The Council placed C on its Violent Persons’ Register for 18 months with a risk rating of medium. The Register was circulated within the Council electronically to Council employees but also to four external partner organisations, which included 50 businesses in the Town Centre Business Initiative and others that would have no contact with C.
K also published an email stating that C had made repeated violent threats to staff to 66 employees of the Council.
At trial, the judge ruled that the only publications subject to qualified privilege were those to “customer facing staff” in 3 named departments of the Council likely to have contact with C. There was no qualified privilege defence in respect (1) of Council employees in the Licence, Food & Safety, Children & Education Services Departments and (2) in relation to community wardens, trade union officials or anyone in the four partner organisations.
Accordingly, the jury (which rejected the defence of justification but found malice not proven) were directed to assess damages on the basis the the Register had been circulated to 150 people and the email to 30 people – the remaining 66 being covered by qualified privilege.
The judge had held that in order for a public authority to claim it had the interest or duty required at common law for there to be a defence of qualified privilege, it needed to comply with its public law duties under the Human Rights Act 1998 (following Wood v Chief Constable of West Midlands and declining to follow Kearns v General Council of the Bar). The only right engaged was C’s right to her reputation under Article 8. Circulation to the other departments and to ther partner organisations was not proportionate or fair and so was not covered by the defence of qualified privilege.

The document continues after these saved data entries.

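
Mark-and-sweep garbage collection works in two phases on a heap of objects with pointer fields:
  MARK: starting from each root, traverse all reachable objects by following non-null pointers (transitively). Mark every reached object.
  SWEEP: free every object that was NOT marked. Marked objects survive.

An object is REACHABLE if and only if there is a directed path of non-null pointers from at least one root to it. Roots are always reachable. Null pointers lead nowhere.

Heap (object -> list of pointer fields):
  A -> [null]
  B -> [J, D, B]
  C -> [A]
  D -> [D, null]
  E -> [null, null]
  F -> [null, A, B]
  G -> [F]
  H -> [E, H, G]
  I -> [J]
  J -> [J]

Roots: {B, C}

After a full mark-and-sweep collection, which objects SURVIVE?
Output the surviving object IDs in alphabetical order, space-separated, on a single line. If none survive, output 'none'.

Answer: A B C D J

Derivation:
Roots: B C
Mark B: refs=J D B, marked=B
Mark C: refs=A, marked=B C
Mark J: refs=J, marked=B C J
Mark D: refs=D null, marked=B C D J
Mark A: refs=null, marked=A B C D J
Unmarked (collected): E F G H I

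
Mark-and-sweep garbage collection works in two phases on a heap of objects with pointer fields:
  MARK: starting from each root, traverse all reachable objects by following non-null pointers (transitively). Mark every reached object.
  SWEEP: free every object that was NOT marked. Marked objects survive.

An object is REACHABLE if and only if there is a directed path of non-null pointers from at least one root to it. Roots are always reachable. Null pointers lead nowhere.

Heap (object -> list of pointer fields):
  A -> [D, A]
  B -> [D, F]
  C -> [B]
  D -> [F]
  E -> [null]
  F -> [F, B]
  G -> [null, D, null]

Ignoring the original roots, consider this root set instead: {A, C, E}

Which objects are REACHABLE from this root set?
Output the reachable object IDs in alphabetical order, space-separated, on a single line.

Answer: A B C D E F

Derivation:
Roots: A C E
Mark A: refs=D A, marked=A
Mark C: refs=B, marked=A C
Mark E: refs=null, marked=A C E
Mark D: refs=F, marked=A C D E
Mark B: refs=D F, marked=A B C D E
Mark F: refs=F B, marked=A B C D E F
Unmarked (collected): G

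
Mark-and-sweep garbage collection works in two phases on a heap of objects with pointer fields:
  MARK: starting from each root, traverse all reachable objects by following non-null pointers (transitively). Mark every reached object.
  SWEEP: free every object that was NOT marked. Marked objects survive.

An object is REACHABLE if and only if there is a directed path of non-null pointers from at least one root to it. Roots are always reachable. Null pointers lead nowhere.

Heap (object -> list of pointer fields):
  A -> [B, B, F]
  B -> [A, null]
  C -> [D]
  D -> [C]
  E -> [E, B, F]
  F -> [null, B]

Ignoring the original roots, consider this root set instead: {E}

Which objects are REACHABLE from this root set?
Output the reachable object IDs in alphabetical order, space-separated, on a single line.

Roots: E
Mark E: refs=E B F, marked=E
Mark B: refs=A null, marked=B E
Mark F: refs=null B, marked=B E F
Mark A: refs=B B F, marked=A B E F
Unmarked (collected): C D

Answer: A B E F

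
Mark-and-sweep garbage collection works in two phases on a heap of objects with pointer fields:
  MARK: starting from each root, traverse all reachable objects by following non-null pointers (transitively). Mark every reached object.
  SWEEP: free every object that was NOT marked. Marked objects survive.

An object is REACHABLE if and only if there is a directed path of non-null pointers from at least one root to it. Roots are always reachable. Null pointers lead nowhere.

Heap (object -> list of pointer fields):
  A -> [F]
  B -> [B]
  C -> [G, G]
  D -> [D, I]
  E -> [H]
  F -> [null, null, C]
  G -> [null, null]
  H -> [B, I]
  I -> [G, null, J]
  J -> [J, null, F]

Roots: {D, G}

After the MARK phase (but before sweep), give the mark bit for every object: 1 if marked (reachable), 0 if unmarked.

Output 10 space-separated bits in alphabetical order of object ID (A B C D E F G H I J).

Roots: D G
Mark D: refs=D I, marked=D
Mark G: refs=null null, marked=D G
Mark I: refs=G null J, marked=D G I
Mark J: refs=J null F, marked=D G I J
Mark F: refs=null null C, marked=D F G I J
Mark C: refs=G G, marked=C D F G I J
Unmarked (collected): A B E H

Answer: 0 0 1 1 0 1 1 0 1 1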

The Defendant appealed to the Court of Appeal in respect of the ruling on qualified privilege.
(1) whether a public authority should only be entitled to rely on the defence “qualified privilege” in respect of a defamatory publication if it the publication was consistent with its public law duties.
(2) the extent to which a public authority should only publish information for the purpose of and to the extent necessary for performance of its public duty and in accordance with its obligations under the HRA.

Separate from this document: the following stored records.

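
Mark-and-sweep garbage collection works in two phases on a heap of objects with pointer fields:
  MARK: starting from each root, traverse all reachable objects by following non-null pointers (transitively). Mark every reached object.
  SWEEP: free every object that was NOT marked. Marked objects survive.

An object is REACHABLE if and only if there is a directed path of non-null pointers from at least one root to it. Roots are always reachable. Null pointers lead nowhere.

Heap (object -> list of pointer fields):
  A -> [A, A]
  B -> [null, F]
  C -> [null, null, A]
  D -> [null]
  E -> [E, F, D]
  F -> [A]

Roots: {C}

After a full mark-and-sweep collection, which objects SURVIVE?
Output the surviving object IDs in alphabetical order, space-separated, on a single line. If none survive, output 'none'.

Roots: C
Mark C: refs=null null A, marked=C
Mark A: refs=A A, marked=A C
Unmarked (collected): B D E F

Answer: A C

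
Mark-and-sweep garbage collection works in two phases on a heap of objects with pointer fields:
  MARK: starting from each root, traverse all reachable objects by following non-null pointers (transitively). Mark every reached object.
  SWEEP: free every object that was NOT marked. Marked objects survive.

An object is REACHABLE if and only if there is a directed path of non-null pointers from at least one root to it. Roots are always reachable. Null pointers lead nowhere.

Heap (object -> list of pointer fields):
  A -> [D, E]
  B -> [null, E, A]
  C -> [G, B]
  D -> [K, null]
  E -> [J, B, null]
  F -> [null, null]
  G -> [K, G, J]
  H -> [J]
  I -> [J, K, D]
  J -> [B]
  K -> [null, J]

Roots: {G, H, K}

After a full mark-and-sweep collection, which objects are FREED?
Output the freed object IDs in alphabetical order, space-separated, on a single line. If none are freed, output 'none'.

Roots: G H K
Mark G: refs=K G J, marked=G
Mark H: refs=J, marked=G H
Mark K: refs=null J, marked=G H K
Mark J: refs=B, marked=G H J K
Mark B: refs=null E A, marked=B G H J K
Mark E: refs=J B null, marked=B E G H J K
Mark A: refs=D E, marked=A B E G H J K
Mark D: refs=K null, marked=A B D E G H J K
Unmarked (collected): C F I

Answer: C F I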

(3) whether it is impermissible to invoke Convention rights to create in effect a new defence to a common law claim relying on Van Colle v Chief Constable of Hertfordshire Police  UKHL 50.

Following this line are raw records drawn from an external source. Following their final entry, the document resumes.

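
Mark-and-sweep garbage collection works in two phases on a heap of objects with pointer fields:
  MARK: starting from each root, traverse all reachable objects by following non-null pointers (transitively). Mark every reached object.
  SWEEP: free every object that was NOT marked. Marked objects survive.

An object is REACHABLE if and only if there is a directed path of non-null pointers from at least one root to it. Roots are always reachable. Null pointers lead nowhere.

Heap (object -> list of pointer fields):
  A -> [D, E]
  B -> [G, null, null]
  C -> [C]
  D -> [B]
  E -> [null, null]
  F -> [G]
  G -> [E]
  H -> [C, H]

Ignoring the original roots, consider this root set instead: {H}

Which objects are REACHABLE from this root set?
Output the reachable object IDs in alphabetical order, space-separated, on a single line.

Answer: C H

Derivation:
Roots: H
Mark H: refs=C H, marked=H
Mark C: refs=C, marked=C H
Unmarked (collected): A B D E F G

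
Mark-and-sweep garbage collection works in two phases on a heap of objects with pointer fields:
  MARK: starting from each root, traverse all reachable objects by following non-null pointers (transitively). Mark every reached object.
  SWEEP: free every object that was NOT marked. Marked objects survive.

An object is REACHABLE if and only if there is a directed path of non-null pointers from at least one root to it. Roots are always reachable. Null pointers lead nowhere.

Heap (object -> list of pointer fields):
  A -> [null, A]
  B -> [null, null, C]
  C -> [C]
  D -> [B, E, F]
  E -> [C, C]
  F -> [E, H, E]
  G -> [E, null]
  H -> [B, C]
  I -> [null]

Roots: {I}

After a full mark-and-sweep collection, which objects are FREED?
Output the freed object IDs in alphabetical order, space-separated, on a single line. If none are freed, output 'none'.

Answer: A B C D E F G H

Derivation:
Roots: I
Mark I: refs=null, marked=I
Unmarked (collected): A B C D E F G H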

1. Following Wood v Chief Constable of West Midlands, a public authority is bound to comply with its public law duties. The private interest in a person’s reputation is to be preferred to the public convenience of unfettered communication where there was no duty to communicate at all.
2. Publication to those persons that the judge excluded from qualified privilege was disproportionate because they were not at risk of harm from the Claimant. To publish as widely as the Council did was in breach of the Claimant’s Article 8 rights.
3. The Court of Appeal in Kearns v General Council of the Bar did not make new law or disapply the traditional dual classification that qualified privilege depends upon showing either a duty or interest situation. Kearns was an “off the peg”privilege that could be resolved by looking at the relationship between the parties and the subject matter of the communication. In the present case (unlike Kearns where the defendant was the Bar Council) the Defendant was a public authority and subject to public law duties.
4. The Court of Appeal rejected the argument that requiring a public authority to make an individual assessment of the propriety of every publication would render it disproportionately vulnerable. It cannot be disproportionate for a public authority to do what it is bound to do in any event whether in performance of its public law duties or under the Data Protection Act 1997.
5. No new defence was being created. The defence is the common law defence of qualified privilege and to claim the defence the Defendant must establish a duty to communicate the information to those who have a corresponding interest or duty to receive it.
A significant decision holding in unequivocal terms that a public authority cannot rely on the defence of qualified privilege if publication was not in compliance with their public law obligations under the European Convention (ie. publication must be shown to be necessary and proportionate). The Court rejected the Appellants argument that such a decision would destroy the social utility of the defence because authorities would be forced to draw the line too restrictively and thus hinder free and frank communication. This was not a more onerous obligation because local authorities were bound to comply with their public law responsibilities in any event. The proportionality of publication is therefore likely to be the key issue in future cases where a public authority is seeking to rely on qualified privilege.